Милиционеров Санька увидел в окно. Побледнел, и оттого его рыжина, казалось, вспыхнула еще ярче. Он бросился на колени, стал судорожно собирать негнувшимися, жесткими пальцами деньги. Собрав, вскочил и сунул их в Кристины пеленки, лежащие ворохом на кровати. Когда же дверь раскрылась и на пороге появились сотрудники уголовного розыска, он, раскинув руки, пошел им навстречу, широко улыбаясь фиксатым ртом.
— Сваты дорогие, заходите, — шутовским голосом, нараспев, проговорил он и поклонился им.
— Брось дурачиться, Промот, — сказал старший из милиционеров.
— Не Промот я тебе, начальничек, а Александр Петрович Горшков, — поправил его Санька.
В дверях стояли Лукерья Дмитриевна и Лидуха.
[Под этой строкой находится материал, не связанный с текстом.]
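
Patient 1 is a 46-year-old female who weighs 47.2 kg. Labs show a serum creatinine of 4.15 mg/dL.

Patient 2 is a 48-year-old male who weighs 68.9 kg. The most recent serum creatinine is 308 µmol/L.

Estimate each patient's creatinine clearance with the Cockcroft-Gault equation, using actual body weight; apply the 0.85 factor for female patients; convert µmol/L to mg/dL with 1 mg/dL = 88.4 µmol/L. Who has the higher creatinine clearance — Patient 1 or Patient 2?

Patient 1: CrCl = (140 − 46) × 47.2 / (72 × 4.15) × 0.85 = 4436.8 / 298.80 × 0.85 ≈ 12.6 mL/min
Patient 2: SCr = 308 / 88.4 = 3.484 mg/dL
Patient 2: CrCl = (140 − 48) × 68.9 / (72 × 3.484) = 6338.8 / 250.85 ≈ 25.3 mL/min
12.6 vs 25.3 mL/min → Patient 2 is higher.

Patient 2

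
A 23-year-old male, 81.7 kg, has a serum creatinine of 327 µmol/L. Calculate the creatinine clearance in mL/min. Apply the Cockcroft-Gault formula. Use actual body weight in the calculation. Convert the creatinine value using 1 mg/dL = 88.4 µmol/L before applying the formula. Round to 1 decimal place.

SCr = 327 / 88.4 = 3.699 mg/dL
CrCl = (140 − 23) × 81.7 / (72 × 3.699) = 9558.9 / 266.33 ≈ 35.9 mL/min

35.9 mL/min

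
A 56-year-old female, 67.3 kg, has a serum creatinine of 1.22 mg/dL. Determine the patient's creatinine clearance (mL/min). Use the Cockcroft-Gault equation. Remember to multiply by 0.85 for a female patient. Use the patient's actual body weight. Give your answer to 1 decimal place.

CrCl = (140 − 56) × 67.3 / (72 × 1.22) × 0.85 = 5653.2 / 87.84 × 0.85 ≈ 54.7 mL/min

54.7 mL/min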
Они делали успокаивающие знаки Маньке, а Лидуха, сделав из пальцев решетку, кивнула на Промота и подмигнула, мол, не бойся, Манька, все нормально.
— Это кто? — спросил тот же милиционер, кивнув в сторону Маньки.
— Это? — Промот поднял рыжие брови, — моя семья, начальник. Образцовая семья. Так сказать, первичная ячейка общества.
— Врешь, — сказала вдруг Манька, — не семья мы тебе. Никогда у тебя не будет семьи.
— Шутит она, начальник, — Промот говорил нервно, зло. — А ждать будет верно, какой срок ни дадите. Дочь у нее от меня. Рыжая она.
— Не твоя это дочь. От таких, как ты, не рождаются. И ждать тебя никто не будет, — Манька почувствовала, что нет в ее сердце места для Промота.
Милиционеры быстро собрали в чемодан все, что было принесено Санькой. Лидуху и Лукерью взяли в понятые. Промот в наручниках сидел на табурете. Когда Манька вытряхнула к изумлению всех деньги из пеленок, Промот презрительно бросил:
— Дура.
Милиционеры закончили необходимые дела, взяли Промота под руки и подняли.
Манька, взяв дочь на руки и прижав свою щеку к головке дочери, крепко зажмурила глаза. И, чувствуя слабую теплоту Кристиного тела, шептала:
— Не слышу я тебя, змей проклятый, не слышу.
Она чувствовала, как внутри крошечного существа, безмятежно спавшего у нее на руках, упругим родничком билось сердце. Она вслушивалась в его толчки и крепила в себе уверенность, что долго, может быть, еще целую вечность, будет радеть над этим родничком и что именно в нем смысл ее жизни.
И стоял Манькин барак, освещенный полуночным летним солнцем у подножия большой горы, и, если прищурить глаза так, чтобы терялись детали, то барак покажется длинным вагоном со множеством окон. В одном из них можно разглядеть женщину с ребенком на руках.